Closed boundaries are common among many probability distributions,[bounded] and therefore the need to estimate a density corresponding to a (semi-)bounded distribution arises often. This package provides a density estimator that uses any provided boundary conditions to account for edge boundary effects, reproducing a more faithful representation of the underlying distribution.
Repeating the density estimation on the Gaussian and truncated Gaussian distributions shown above instead with this package's kde method:
import KernelDensityEstimation as KDE
kde_gauss = KDE.kde(rv_gauss)
kde_trunc = KDE.kde(rv_trunc, lo = 0.0, boundary = :closedleft)
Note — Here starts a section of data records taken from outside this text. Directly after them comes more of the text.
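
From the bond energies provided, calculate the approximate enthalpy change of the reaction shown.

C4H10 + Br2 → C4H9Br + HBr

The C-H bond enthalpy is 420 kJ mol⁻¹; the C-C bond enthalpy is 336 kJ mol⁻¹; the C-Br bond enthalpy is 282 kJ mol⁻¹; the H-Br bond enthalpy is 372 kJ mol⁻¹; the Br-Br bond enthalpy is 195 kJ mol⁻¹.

Bonds broken (reactants):
  Br-Br: 1 × 195 = 195
  C-C: 3 × 336 = 1008
  C-H: 10 × 420 = 4200
  Σ(broken) = 5403 kJ
Bonds formed (products):
  C-Br: 1 × 282 = 282
  C-C: 3 × 336 = 1008
  C-H: 9 × 420 = 3780
  H-Br: 1 × 372 = 372
  Σ(formed) = 5442 kJ
ΔH = Σ(broken) − Σ(formed) = 5403 − 5442 = −39 kJ

ΔH ≈ −39 kJ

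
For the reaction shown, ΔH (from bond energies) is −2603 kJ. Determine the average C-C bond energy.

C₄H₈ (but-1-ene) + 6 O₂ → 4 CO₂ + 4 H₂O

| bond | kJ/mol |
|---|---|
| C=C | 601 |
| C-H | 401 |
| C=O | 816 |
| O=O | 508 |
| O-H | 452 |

D(C-C) ≈ 342 kJ/mol

Let D be the C-C bond energy.
Σ(broken) = 2×D + 8×401 + 1×601 + 6×508 = 6857 + 2D
Σ(formed) = 8×816 + 8×452 = 10144
ΔH = Σ(broken) − Σ(formed) = (6857 + 2D) − (10144) = −3287 + 2D
Setting this equal to −2603 kJ gives 2D = 684, so D = 342 kJ/mol.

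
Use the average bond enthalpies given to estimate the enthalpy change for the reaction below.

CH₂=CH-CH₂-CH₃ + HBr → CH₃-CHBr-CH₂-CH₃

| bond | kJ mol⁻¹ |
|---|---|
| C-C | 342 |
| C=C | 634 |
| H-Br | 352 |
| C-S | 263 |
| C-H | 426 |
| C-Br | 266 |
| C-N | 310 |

Bonds broken (reactants):
  C-C: 2 × 342 = 684
  C-H: 8 × 426 = 3408
  C=C: 1 × 634 = 634
  H-Br: 1 × 352 = 352
  Σ(broken) = 5078 kJ
Bonds formed (products):
  C-Br: 1 × 266 = 266
  C-C: 3 × 342 = 1026
  C-H: 9 × 426 = 3834
  Σ(formed) = 5126 kJ
ΔH = Σ(broken) − Σ(formed) = 5078 − 5126 = −48 kJ

ΔH ≈ −48 kJ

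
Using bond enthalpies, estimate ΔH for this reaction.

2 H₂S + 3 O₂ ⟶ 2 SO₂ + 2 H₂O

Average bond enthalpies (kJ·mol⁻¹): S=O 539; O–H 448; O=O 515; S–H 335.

Bonds broken (reactants):
  O=O: 3 × 515 = 1545
  S–H: 4 × 335 = 1340
  Σ(broken) = 2885 kJ
Bonds formed (products):
  O–H: 4 × 448 = 1792
  S=O: 4 × 539 = 2156
  Σ(formed) = 3948 kJ
ΔH = Σ(broken) − Σ(formed) = 2885 − 3948 = −1063 kJ

ΔH ≈ −1063 kJ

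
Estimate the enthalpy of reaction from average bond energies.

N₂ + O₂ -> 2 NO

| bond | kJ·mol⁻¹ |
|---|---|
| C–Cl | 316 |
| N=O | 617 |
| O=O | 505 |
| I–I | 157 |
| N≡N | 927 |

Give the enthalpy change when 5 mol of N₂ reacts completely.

ΔH = +990 kJ

Bonds broken (reactants):
  N≡N: 1 × 927 = 927
  O=O: 1 × 505 = 505
  Σ(broken) = 1432 kJ
Bonds formed (products):
  N=O: 2 × 617 = 1234
  Σ(formed) = 1234 kJ
ΔH = Σ(broken) − Σ(formed) = 1432 − 1234 = +198 kJ
For 5× the reaction as written: 5 × (+198) = +990 kJ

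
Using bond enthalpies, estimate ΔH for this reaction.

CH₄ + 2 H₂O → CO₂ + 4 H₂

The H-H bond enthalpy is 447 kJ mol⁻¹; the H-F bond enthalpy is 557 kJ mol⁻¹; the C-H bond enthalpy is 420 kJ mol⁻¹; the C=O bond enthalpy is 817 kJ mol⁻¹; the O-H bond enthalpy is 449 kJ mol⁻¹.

Bonds broken (reactants):
  C-H: 4 × 420 = 1680
  O-H: 4 × 449 = 1796
  Σ(broken) = 3476 kJ
Bonds formed (products):
  C=O: 2 × 817 = 1634
  H-H: 4 × 447 = 1788
  Σ(formed) = 3422 kJ
ΔH = Σ(broken) − Σ(formed) = 3476 − 3422 = +54 kJ

ΔH ≈ +54 kJ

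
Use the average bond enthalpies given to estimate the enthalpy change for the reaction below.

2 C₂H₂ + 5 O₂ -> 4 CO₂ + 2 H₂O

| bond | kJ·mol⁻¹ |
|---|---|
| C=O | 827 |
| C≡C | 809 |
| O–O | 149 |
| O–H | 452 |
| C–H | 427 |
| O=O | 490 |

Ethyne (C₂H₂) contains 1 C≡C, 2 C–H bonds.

ΔH ≈ −2648 kJ

Bonds broken (reactants):
  C≡C: 2 × 809 = 1618
  C–H: 4 × 427 = 1708
  O=O: 5 × 490 = 2450
  Σ(broken) = 5776 kJ
Bonds formed (products):
  C=O: 8 × 827 = 6616
  O–H: 4 × 452 = 1808
  Σ(formed) = 8424 kJ
ΔH = Σ(broken) − Σ(formed) = 5776 − 8424 = −2648 kJ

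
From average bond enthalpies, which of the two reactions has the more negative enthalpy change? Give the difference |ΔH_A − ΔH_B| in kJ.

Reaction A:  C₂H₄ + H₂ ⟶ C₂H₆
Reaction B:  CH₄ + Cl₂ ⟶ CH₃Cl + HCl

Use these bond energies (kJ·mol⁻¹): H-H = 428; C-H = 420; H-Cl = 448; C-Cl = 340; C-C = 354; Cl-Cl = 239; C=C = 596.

Reaction A:
  Bonds broken (reactants):
    C-H: 4 × 420 = 1680
    C=C: 1 × 596 = 596
    H-H: 1 × 428 = 428
    Σ(broken) = 2704 kJ
  Bonds formed (products):
    C-C: 1 × 354 = 354
    C-H: 6 × 420 = 2520
    Σ(formed) = 2874 kJ
  ΔH_A = 2704 − 2874 = −170 kJ
Reaction B:
  Bonds broken (reactants):
    C-H: 4 × 420 = 1680
    Cl-Cl: 1 × 239 = 239
    Σ(broken) = 1919 kJ
  Bonds formed (products):
    C-Cl: 1 × 340 = 340
    C-H: 3 × 420 = 1260
    H-Cl: 1 × 448 = 448
    Σ(formed) = 2048 kJ
  ΔH_B = 1919 − 2048 = −129 kJ
ΔH_A − ΔH_B = −41 kJ, so reaction A has the more negative ΔH; |ΔH_A − ΔH_B| = 41 kJ.

Reaction A, by 41 kJ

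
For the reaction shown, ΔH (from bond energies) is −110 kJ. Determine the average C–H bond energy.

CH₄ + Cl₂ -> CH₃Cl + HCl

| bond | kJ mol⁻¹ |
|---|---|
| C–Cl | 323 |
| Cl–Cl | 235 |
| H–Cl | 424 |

D(C–H) ≈ 402 kJ/mol

Let D be the C–H bond energy.
Σ(broken) = 4×D + 1×235 = 235 + 4D
Σ(formed) = 1×323 + 3×D + 1×424 = 747 + 3D
ΔH = Σ(broken) − Σ(formed) = (235 + 4D) − (747 + 3D) = −512 + D
Setting this equal to −110 kJ gives D = 402 kJ/mol.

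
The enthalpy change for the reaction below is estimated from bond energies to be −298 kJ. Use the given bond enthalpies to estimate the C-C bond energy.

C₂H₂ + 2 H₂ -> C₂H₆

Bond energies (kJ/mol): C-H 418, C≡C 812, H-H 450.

Let D be the C-C bond energy.
Σ(broken) = 1×812 + 2×418 + 2×450 = 2548
Σ(formed) = 1×D + 6×418 = 2508 + D
ΔH = Σ(broken) − Σ(formed) = (2548) − (2508 + D) = +40 − D
Setting this equal to −298 kJ gives D = 338 kJ/mol.

D(C-C) ≈ 338 kJ/mol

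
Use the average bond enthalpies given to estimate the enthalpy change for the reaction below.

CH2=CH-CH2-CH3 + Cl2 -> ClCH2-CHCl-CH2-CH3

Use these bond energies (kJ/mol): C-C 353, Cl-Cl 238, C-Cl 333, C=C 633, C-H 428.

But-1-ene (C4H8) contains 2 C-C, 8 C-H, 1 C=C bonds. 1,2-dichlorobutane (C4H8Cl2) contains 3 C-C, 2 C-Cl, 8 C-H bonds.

Bonds broken (reactants):
  C-C: 2 × 353 = 706
  C-H: 8 × 428 = 3424
  C=C: 1 × 633 = 633
  Cl-Cl: 1 × 238 = 238
  Σ(broken) = 5001 kJ
Bonds formed (products):
  C-C: 3 × 353 = 1059
  C-Cl: 2 × 333 = 666
  C-H: 8 × 428 = 3424
  Σ(formed) = 5149 kJ
ΔH = Σ(broken) − Σ(formed) = 5001 − 5149 = −148 kJ

ΔH ≈ −148 kJ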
kde_joint = KDE.kde(rv_gauss, rv_trunc, bounds = ((-Inf, Inf), (0.0, Inf, :closedleft)))Figure 2: Kernel density estimates using the same data as Figure 1 but now processed with this package, including additional information about the boundary conditions of the distribution.
Plotting Code
fig = draw_densities(kde_gauss, kde_trunc, kde_joint)
Label(fig[0, :], "KernelDensityEstimation.jl", font = :bold, fontsize = 20)
resize_to_layout!(fig)Most obviously, the truncated distribution retains its closed boundary condition at $y = 0$ and does not suffer from the leakage and suppression of the peak that occurs with the KernelDensity estimator. Furthermore, all density curves are smoother due to use of higher-order estimators which simultaneously permit using [relatively] wider bandwidth kernels while retaining the shapes of peaks (and non-flat slopes at closed boundaries).
- 1A. Lewis. GetDist: a Python package for analysing Monte Carlo samples (2019), arXiv:1910.13970.
- boundedFor example, see the list of distributions with bounded and semi-infinite support on Wikipedia.